Creating a trauma-informed policy

Among the other amendments, the review committee has also proposed an “immunity” provision in the policy, to ensure that good faith disclosures are not deterred for cases when the incident involves misuse of drugs and alcohol.

“That’s so important, especially with younger students who are living in residence or aren’t legal yet,” said Burnham. “The most important thing is caring for the survivor and … these types of things should never be a barrier for people trying to come forward.”

The committee has also included a new clause whereby if multiple survivors disclose cases against the same perpetrator, UBC can take on the role of main complainant and initiate an institutional investigation against the opposing party, without the consent of survivors.

But according to Burnham, this reflects “anti-sexual violence” motives but not “pro-survivor” ones and raises issues of confidentiality when using survivors’ disclosures.

“[This] is really problematic and not trauma-informed — and it does not require the survivors consent to use their disclosure within this institutional investigation process,” she said.

“So why would anyone want to disclose to UBC if this would always be a potential result of that?”

Burnham also cited the new time-elapsing clause 3.2.1, whereby the director of investigations can decline to investigate a case if they determine enough time has elapsed that “proceeding now would result in substantial prejudice to any person.”

“There really needs to be a set time period ... to include that type of language,” she said.

“This is not reflective of the ways that survivors experienced trauma, where they could wait months or years before feeling comfortable or even wanting to make a report,” Burnham added.

The review committee has proposed the inclusion of a category of “Prohibited Relationships.”

Although it does not propose an outright ban against faculty-student relationships, the amendment prohibits romantic or sexual relationships in which an individual has a supervisory role over a student or holds some degree of influence over the student’s academic advancement.

“The committee definitely recognized the importance of including power imbalances and recognizing that that’s an ongoing problem within academia in general,” said Burnham, “and we wanted to include it in a way that we were able to within the limits of the Conflict of Interest Policy.”

Ichikawa believes it is a “positive step” to create a category of prohibited relationships along these lines.

“I think it is appropriate for certain categories of romantic and sexual relationships to be prohibited,” he said.

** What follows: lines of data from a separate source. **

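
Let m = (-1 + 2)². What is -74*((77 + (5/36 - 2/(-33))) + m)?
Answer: -1145779/198 ≈ -5786.8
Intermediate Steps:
m = 1 (m = 1² = 1)
-74*((77 + (5/36 - 2/(-33))) + m) = -74*((77 + (5/36 - 2/(-33))) + 1) = -74*((77 + (5*(1/36) - 2*(-1/33))) + 1) = -74*((77 + (5/36 + 2/33)) + 1) = -74*((77 + 79/396) + 1) = -74*(30571/396 + 1) = -74*30967/396 = -1145779/198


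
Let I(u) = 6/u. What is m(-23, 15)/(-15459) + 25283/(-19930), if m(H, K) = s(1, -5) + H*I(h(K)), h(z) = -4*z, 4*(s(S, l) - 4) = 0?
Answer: -65162576/51349645 ≈ -1.2690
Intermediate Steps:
s(S, l) = 4 (s(S, l) = 4 + (1/4)*0 = 4 + 0 = 4)
m(H, K) = 4 - 3*H/(2*K) (m(H, K) = 4 + H*(6/((-4*K))) = 4 + H*(6*(-1/(4*K))) = 4 + H*(-3/(2*K)) = 4 - 3*H/(2*K))
m(-23, 15)/(-15459) + 25283/(-19930) = (4 - 3/2*(-23)/15)/(-15459) + 25283/(-19930) = (4 - 3/2*(-23)*1/15)*(-1/15459) + 25283*(-1/19930) = (4 + 23/10)*(-1/15459) - 25283/19930 = (63/10)*(-1/15459) - 25283/19930 = -21/51530 - 25283/19930 = -65162576/51349645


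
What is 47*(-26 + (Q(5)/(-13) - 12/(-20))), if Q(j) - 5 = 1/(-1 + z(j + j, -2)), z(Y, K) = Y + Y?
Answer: -1496903/1235 ≈ -1212.1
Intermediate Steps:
z(Y, K) = 2*Y
Q(j) = 5 + 1/(-1 + 4*j) (Q(j) = 5 + 1/(-1 + 2*(j + j)) = 5 + 1/(-1 + 2*(2*j)) = 5 + 1/(-1 + 4*j))
47*(-26 + (Q(5)/(-13) - 12/(-20))) = 47*(-26 + ((4*(-1 + 5*5)/(-1 + 4*5))/(-13) - 12/(-20))) = 47*(-26 + ((4*(-1 + 25)/(-1 + 20))*(-1/13) - 12*(-1/20))) = 47*(-26 + ((4*24/19)*(-1/13) + ⅗)) = 47*(-26 + ((4*(1/19)*24)*(-1/13) + ⅗)) = 47*(-26 + ((96/19)*(-1/13) + ⅗)) = 47*(-26 + (-96/247 + ⅗)) = 47*(-26 + 261/1235) = 47*(-31849/1235) = -1496903/1235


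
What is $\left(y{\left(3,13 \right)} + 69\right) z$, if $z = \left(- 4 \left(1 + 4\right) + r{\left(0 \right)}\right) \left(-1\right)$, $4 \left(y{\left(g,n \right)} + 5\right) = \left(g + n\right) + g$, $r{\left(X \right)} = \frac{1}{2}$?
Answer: $\frac{10725}{8} \approx 1340.6$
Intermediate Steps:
$r{\left(X \right)} = \frac{1}{2}$
$y{\left(g,n \right)} = -5 + \frac{g}{2} + \frac{n}{4}$ ($y{\left(g,n \right)} = -5 + \frac{\left(g + n\right) + g}{4} = -5 + \frac{n + 2 g}{4} = -5 + \left(\frac{g}{2} + \frac{n}{4}\right) = -5 + \frac{g}{2} + \frac{n}{4}$)
$z = \frac{39}{2}$ ($z = \left(- 4 \left(1 + 4\right) + \frac{1}{2}\right) \left(-1\right) = \left(\left(-4\right) 5 + \frac{1}{2}\right) \left(-1\right) = \left(-20 + \frac{1}{2}\right) \left(-1\right) = \left(- \frac{39}{2}\right) \left(-1\right) = \frac{39}{2} \approx 19.5$)
$\left(y{\left(3,13 \right)} + 69\right) z = \left(\left(-5 + \frac{1}{2} \cdot 3 + \frac{1}{4} \cdot 13\right) + 69\right) \frac{39}{2} = \left(\left(-5 + \frac{3}{2} + \frac{13}{4}\right) + 69\right) \frac{39}{2} = \left(- \frac{1}{4} + 69\right) \frac{39}{2} = \frac{275}{4} \cdot \frac{39}{2} = \frac{10725}{8}$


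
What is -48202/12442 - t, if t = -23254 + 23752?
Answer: -3122159/6221 ≈ -501.87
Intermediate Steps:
t = 498
-48202/12442 - t = -48202/12442 - 1*498 = -48202*1/12442 - 498 = -24101/6221 - 498 = -3122159/6221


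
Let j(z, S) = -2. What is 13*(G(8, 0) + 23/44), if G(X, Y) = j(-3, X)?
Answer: -845/44 ≈ -19.205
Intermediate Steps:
G(X, Y) = -2
13*(G(8, 0) + 23/44) = 13*(-2 + 23/44) = 13*(-65/44) = -845/44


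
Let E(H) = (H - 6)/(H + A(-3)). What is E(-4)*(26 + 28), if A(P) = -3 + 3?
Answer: 135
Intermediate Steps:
A(P) = 0
E(H) = (-6 + H)/H (E(H) = (H - 6)/(H + 0) = (-6 + H)/H)
E(-4)*(26 + 28) = ((-6 - 4)/(-4))*(26 + 28) = -¼*(-10)*54 = (5/2)*54 = 135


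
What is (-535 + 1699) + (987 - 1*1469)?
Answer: 682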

But he also mentioned that the language used in the policy lacks clarity and creates ambiguity as to what counts as “influence” or a “supervisory role” over a student.

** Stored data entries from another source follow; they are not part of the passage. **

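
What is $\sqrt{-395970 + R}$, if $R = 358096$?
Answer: $i \sqrt{37874} \approx 194.61 i$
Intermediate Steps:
$\sqrt{-395970 + R} = \sqrt{-395970 + 358096} = \sqrt{-37874} = i \sqrt{37874}$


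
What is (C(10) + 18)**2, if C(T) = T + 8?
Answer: 1296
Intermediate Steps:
C(T) = 8 + T
(C(10) + 18)**2 = ((8 + 10) + 18)**2 = (18 + 18)**2 = 36**2 = 1296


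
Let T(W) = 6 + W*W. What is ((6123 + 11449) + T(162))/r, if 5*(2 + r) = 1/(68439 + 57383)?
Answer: -27568858420/1258219 ≈ -21911.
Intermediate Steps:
T(W) = 6 + W**2
r = -1258219/629110 (r = -2 + 1/(5*(68439 + 57383)) = -2 + (1/5)/125822 = -2 + (1/5)*(1/125822) = -2 + 1/629110 = -1258219/629110 ≈ -2.0000)
((6123 + 11449) + T(162))/r = ((6123 + 11449) + (6 + 162**2))/(-1258219/629110) = (17572 + (6 + 26244))*(-629110/1258219) = (17572 + 26250)*(-629110/1258219) = 43822*(-629110/1258219) = -27568858420/1258219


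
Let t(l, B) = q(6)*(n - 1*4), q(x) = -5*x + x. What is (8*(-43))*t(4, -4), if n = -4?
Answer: -66048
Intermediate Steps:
q(x) = -4*x
t(l, B) = 192 (t(l, B) = (-4*6)*(-4 - 1*4) = -24*(-4 - 4) = -24*(-8) = 192)
(8*(-43))*t(4, -4) = (8*(-43))*192 = -344*192 = -66048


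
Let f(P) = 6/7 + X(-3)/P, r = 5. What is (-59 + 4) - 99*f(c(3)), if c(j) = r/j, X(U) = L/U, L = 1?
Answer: -4202/35 ≈ -120.06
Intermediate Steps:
X(U) = 1/U
c(j) = 5/j
f(P) = 6/7 - 1/(3*P) (f(P) = 6/7 + 1/((-3)*P) = 6*(1/7) - 1/(3*P) = 6/7 - 1/(3*P))
(-59 + 4) - 99*f(c(3)) = (-59 + 4) - 33*(-7 + 18*(5/3))/(7*(5/3)) = -55 - 33*(-7 + 18*(5*(1/3)))/(7*(5*(1/3))) = -55 - 33*(-7 + 18*(5/3))/(7*5/3) = -55 - 33*3*(-7 + 30)/(7*5) = -55 - 33*3*23/(7*5) = -55 - 99*23/35 = -55 - 2277/35 = -4202/35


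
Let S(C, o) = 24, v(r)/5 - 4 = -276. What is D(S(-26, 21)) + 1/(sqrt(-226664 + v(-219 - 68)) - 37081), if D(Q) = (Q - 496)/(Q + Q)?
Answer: -81138709001/8251371510 - 6*I*sqrt(6334)/1375228585 ≈ -9.8334 - 3.4723e-7*I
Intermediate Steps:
v(r) = -1360 (v(r) = 20 + 5*(-276) = 20 - 1380 = -1360)
D(Q) = (-496 + Q)/(2*Q) (D(Q) = (-496 + Q)/((2*Q)) = (-496 + Q)*(1/(2*Q)) = (-496 + Q)/(2*Q))
D(S(-26, 21)) + 1/(sqrt(-226664 + v(-219 - 68)) - 37081) = (1/2)*(-496 + 24)/24 + 1/(sqrt(-226664 - 1360) - 37081) = (1/2)*(1/24)*(-472) + 1/(sqrt(-228024) - 37081) = -59/6 + 1/(6*I*sqrt(6334) - 37081) = -59/6 + 1/(-37081 + 6*I*sqrt(6334))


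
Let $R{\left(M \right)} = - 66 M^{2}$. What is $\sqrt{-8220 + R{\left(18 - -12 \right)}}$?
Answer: $14 i \sqrt{345} \approx 260.04 i$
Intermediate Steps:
$\sqrt{-8220 + R{\left(18 - -12 \right)}} = \sqrt{-8220 - 66 \left(18 - -12\right)^{2}} = \sqrt{-8220 - 66 \left(18 + 12\right)^{2}} = \sqrt{-8220 - 66 \cdot 30^{2}} = \sqrt{-8220 - 59400} = \sqrt{-67620} = 14 i \sqrt{345}$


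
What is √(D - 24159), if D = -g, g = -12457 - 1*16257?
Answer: √4555 ≈ 67.491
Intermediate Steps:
g = -28714 (g = -12457 - 16257 = -28714)
D = 28714 (D = -1*(-28714) = 28714)
√(D - 24159) = √(28714 - 24159) = √4555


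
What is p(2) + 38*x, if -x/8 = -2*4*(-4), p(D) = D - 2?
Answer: -9728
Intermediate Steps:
p(D) = -2 + D
x = -256 (x = -8*(-2*4)*(-4) = -(-64)*(-4) = -8*32 = -256)
p(2) + 38*x = (-2 + 2) + 38*(-256) = 0 - 9728 = -9728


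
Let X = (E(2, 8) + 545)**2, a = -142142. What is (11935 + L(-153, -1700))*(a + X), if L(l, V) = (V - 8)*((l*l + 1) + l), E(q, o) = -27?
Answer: -5010816051822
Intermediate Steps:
L(l, V) = (-8 + V)*(1 + l + l**2) (L(l, V) = (-8 + V)*((l**2 + 1) + l) = (-8 + V)*((1 + l**2) + l) = (-8 + V)*(1 + l + l**2))
X = 268324 (X = (-27 + 545)**2 = 518**2 = 268324)
(11935 + L(-153, -1700))*(a + X) = (11935 + (-8 - 1700 - 8*(-153) - 8*(-153)**2 - 1700*(-153) - 1700*(-153)**2))*(-142142 + 268324) = (11935 + (-8 - 1700 + 1224 - 8*23409 + 260100 - 1700*23409))*126182 = (11935 + (-8 - 1700 + 1224 - 187272 + 260100 - 39795300))*126182 = (11935 - 39722956)*126182 = -39711021*126182 = -5010816051822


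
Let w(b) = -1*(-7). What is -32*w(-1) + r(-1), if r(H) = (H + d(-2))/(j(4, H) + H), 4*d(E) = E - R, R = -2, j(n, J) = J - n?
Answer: -1343/6 ≈ -223.83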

“I do have concerns about the specification,” he said. “Just which kinds of relationships are prohibited by the policy … I think the language here is quite vague.”

Burnham agreed that the current phrasing of the policy means that evaluations of prohibited relationships would have to be context-specific. She believes that including specific examples — of which there are currently none — would help guide the policy to more clarity in its implementation.

Going forward

Many of the amendments to SC17 also respond to concerns that came out of community consultations planned by the PCI Committee in the summer of 2018.

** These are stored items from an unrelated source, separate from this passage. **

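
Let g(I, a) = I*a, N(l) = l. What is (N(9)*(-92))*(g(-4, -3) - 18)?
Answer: 4968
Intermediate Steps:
(N(9)*(-92))*(g(-4, -3) - 18) = (9*(-92))*(-4*(-3) - 18) = -828*(12 - 18) = -828*(-6) = 4968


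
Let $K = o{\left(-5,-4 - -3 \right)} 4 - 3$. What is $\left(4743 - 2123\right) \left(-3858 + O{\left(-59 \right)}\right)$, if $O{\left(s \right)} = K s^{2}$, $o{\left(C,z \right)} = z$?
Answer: $-73949500$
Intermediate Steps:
$K = -7$ ($K = \left(-4 - -3\right) 4 - 3 = \left(-4 + 3\right) 4 - 3 = \left(-1\right) 4 - 3 = -4 - 3 = -7$)
$O{\left(s \right)} = - 7 s^{2}$
$\left(4743 - 2123\right) \left(-3858 + O{\left(-59 \right)}\right) = \left(4743 - 2123\right) \left(-3858 - 7 \left(-59\right)^{2}\right) = 2620 \left(-3858 - 24367\right) = 2620 \left(-28225\right) = -73949500$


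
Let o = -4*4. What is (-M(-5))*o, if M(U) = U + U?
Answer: -160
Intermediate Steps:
M(U) = 2*U
o = -16
(-M(-5))*o = -2*(-5)*(-16) = -1*(-10)*(-16) = 10*(-16) = -160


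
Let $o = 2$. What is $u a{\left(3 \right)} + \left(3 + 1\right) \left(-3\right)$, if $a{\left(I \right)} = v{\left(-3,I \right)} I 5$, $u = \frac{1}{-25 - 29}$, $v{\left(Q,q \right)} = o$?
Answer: $- \frac{113}{9} \approx -12.556$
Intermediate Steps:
$v{\left(Q,q \right)} = 2$
$u = - \frac{1}{54}$ ($u = \frac{1}{-54} = - \frac{1}{54} \approx -0.018519$)
$a{\left(I \right)} = 10 I$ ($a{\left(I \right)} = 2 I 5 = 10 I$)
$u a{\left(3 \right)} + \left(3 + 1\right) \left(-3\right) = - \frac{10 \cdot 3}{54} + \left(3 + 1\right) \left(-3\right) = \left(- \frac{1}{54}\right) 30 + 4 \left(-3\right) = - \frac{5}{9} - 12 = - \frac{113}{9}$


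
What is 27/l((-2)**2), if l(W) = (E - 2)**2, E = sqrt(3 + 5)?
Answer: 27/(4*(1 - sqrt(2))**2) ≈ 39.342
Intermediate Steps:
E = 2*sqrt(2) (E = sqrt(8) = 2*sqrt(2) ≈ 2.8284)
l(W) = (-2 + 2*sqrt(2))**2 (l(W) = (2*sqrt(2) - 2)**2 = (-2 + 2*sqrt(2))**2)
27/l((-2)**2) = 27/(12 - 8*sqrt(2))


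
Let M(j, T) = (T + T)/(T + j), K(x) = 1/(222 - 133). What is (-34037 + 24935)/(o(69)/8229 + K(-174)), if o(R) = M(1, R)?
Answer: -12961923065/16342 ≈ -7.9317e+5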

In a written statement to The Ubyssey, University Counsel Hubert Lai explained that the amount of changes a policy undergoes during the consultation process really depends on the policy in question.

“Some policies attract feedback from dozens of members of the community that result in substantial revisions to the policy. Other policies receive minimal comments and are approved in final form very close the draft submitted for public consultation,” said Lai.

A concern that came out of these consultations was how SC17 stood in relation to other UBC policies and whether it was consistent with the language used in them. Malone said that some of the amendments have been able to “close the gap” between these inconsistencies that were previously identified.

“I do think that there [are] lots of pieces in the policy that are good moves forward,” she said.

This article has been updated to clarify wording in the policy.